‘Sleep No More’ to Close in January

This post was originally published on NY Times - Theater

Written by: Alexis Soloski

The Off Broadway production opened at the McKittrick Hotel in 2011, and helped to alter and expand the landscape of immersive theater.

After more than a decade of performances, “Sleep No More” — the immersive, Hitchcockian riff on Shakespeare’s “Macbeth” — will close the doors of its cargo elevator for good when it plays its final performance on Jan. 28.

Rising production costs drove the decision to close, said Jonathan Hochwald, a producer, who also cited an unwillingness to raise ticket prices commensurately. “It’s an enormous undertaking with hundreds of employees,” he said.

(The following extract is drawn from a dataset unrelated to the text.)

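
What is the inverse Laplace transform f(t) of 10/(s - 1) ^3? 5*t^2*exp(t)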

Created by the English theater company Punchdrunk, “Sleep No More” had a short run in London in 2003 and a longer one in Brookline, Mass., in 2009, in partnership with the American Repertory Theater. The success of that outing encouraged the newly formed commercial production company Emursive to bring it to New York. Emursive found an ideal space: adjoining warehouses in Chelsea that had previously housed nightclubs such as Twilo, Home and Bed. Its 100,000 square feet were reimagined as the McKittrick Hotel. “Sleep No More” began performances there in March 2011, pausing for the pandemic, then reopening two years later, its sold-out performances driven by word of mouth.

Reviewing the show in 2011 for The New York Times, Ben Brantley described it as a “movable orgy” and “a voyeur’s delight, with all the creepy, shameful pleasures that entails.”

“None of us ever imagined we’d be here talking about the show in 2023 — it was only on sale for six weeks at first,” Felix Barrett, artistic director of Punchdrunk and a co-creator of “Sleep No More,” said on Wednesday. “Above all it was the audiences in New York who embraced our show and made it such a success.”

Though it is hardly New York’s longest-running immersive theater event (that honor most likely belongs to “Tony n’ Tina’s Wedding”), “Sleep No More” helped to alter and expand the landscape of immersive theater in New York, encouraging new possibilities for design, environment and participation.

Moody, dark and decadent, the wordless show attracted a legion of super fans, some of whom saw it dozens of times. Not all of those masked fans behaved appropriately. In 2018 Buzzfeed published an exposé in which performers and staffers detailed multiple instances of sexual misconduct. The postpandemic iteration addressed this, advising attendees to “please give your fellow patrons and the residents a bit of breathing room and keep a respectful distance.”

When it closes in January, the show will have played 5,000 performances in its New York City incarnation, serving two million audience members, Hochwald and his producing partner, Arthur Karpati, estimated. For now, the producers plan to continue the McKittrick’s other late-night shows and its bars will remain open, but they are uncertain if they will host another major show.

“We want more than anything to finish up strong and to leave a great legacy,” Hochwald said.